Correct ALB health check URL to use for containerize octo server

peter_m_mcevoy · 21 December 2022 16:19

I’m trying to run the Octopus Server linux container in ECS. I can sucessfully manage to get an ECS task running, however as soon as I wire up the ECS service to an Application Load Balancer, the service goes into a restart loop with the following errors in ECS:

Task failed ELB health checks

in the ALB target group, I see the following:

Health checks failed with these codes: [503]

I’m pretty sure this is because I put my Windows Service based install into maintenance mode before I shut down and attempted the migration to Container based server (as per advice here)

I have declared the following Target Group health check as per advice here

	health_check {
		path                = "/api/octopusservernodes/ping"
		matcher             = "200"
		port                = 8080
		timeout             = 5
		interval            = 30
		healthy_threshold   = 10
		unhealthy_threshold = 2
	}

(note that I cannot specify 503 in the matcher, as the maximum possible in an ALB is 499 - although NLBs can go higher). I’ve also tried 200,418, but the response code I am seeing is 503.

Is the 503 because the server is in Maintenance mode?
If so, is there a better ALB health check path I could use: I can’t loose access to the server in the future if I need to enter maintenance mode?

At the moment, I’m only exposing 8080 - but I would like to expose the tentacle port as I will need to change my tentacles to polling tentacles. Am I on a losing battle with ALBs? If I move to a Network Loadbalancer, will I get the same problems?

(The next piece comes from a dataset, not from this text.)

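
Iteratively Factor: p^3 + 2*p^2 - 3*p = (p - 1)*(p^2 + 3*p) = p*(p - 1)*(p + 3)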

Please note - this is not production impacting: I’m experementing in a test area with a backup DB, so do not feel I need an answer quickly. I’m logging this support ticket as one of the last things I’m doing before Xmas break, so it will be January before I pick up anyway.

Merry Christmas!
Pete

peter_m_mcevoy · 21 December 2022 16:23

I should also add, I am seeing the following in the server logs:


...
IsInMaintenanceMode has been changed to True
Now listening on: "http://[::]:8080"
"HTTP" "GET" to "10.95.38.124:8080""/api/octopusservernodes/ping" completed with 503 in 00:00:00.0072211 (007ms) by "<anonymous>"
...

So I guess the “ping” endpoint is not a suitable health check for a load balancer. Is there a better one that you can suggest?

Justin_Walsh · 21 December 2022 20:34

Hi @peter_m_mcevoy

Thanks for reaching out, and sorry to hear that you’re having issues with your load balancer’s healthchecks.

In general, that endpoint is what we recommend and use internally. It should be returning 200, even when in maintenance mode. Octopus will return a 418 if the node is in drain mode. Since Maintenance mode is a cluster-wide condition, and not a node-specific one (unlike drain mode), it still returns a 200 usually, with the IsInMaintenanceMode field set to true.

Justin_Walsh · 22 December 2022 02:48

In regards to the 503, when a node first starts up, there is a couple of seconds after the web listener starts where it will return a 503 while it’s ensuring all of the elements are online and ready. This should only persist for a very small amount of time. If you’re finding that it is persisting for multiple health checks, please let me know, and we’ll grab some server logs from you and investigate further.

peter_m_mcevoy · 3 January 2023 11:28

Hi Justin,
Thanks for replying to me and apologies for late follow-up: I’m only back from xmas break today.

I’m gonna review my setup again: I think that the constant 503 was actually related to incorrect permissions on the EFS share I had setup for persistence of package feed and logs etc. I’m gonna fix that and observe if I can get correct startup and exposed on the ALB.

I’ll update this thread later today

Pete

system · 3 February 2023 11:28

This topic was automatically closed 31 days after the last reply. New replies are no longer allowed.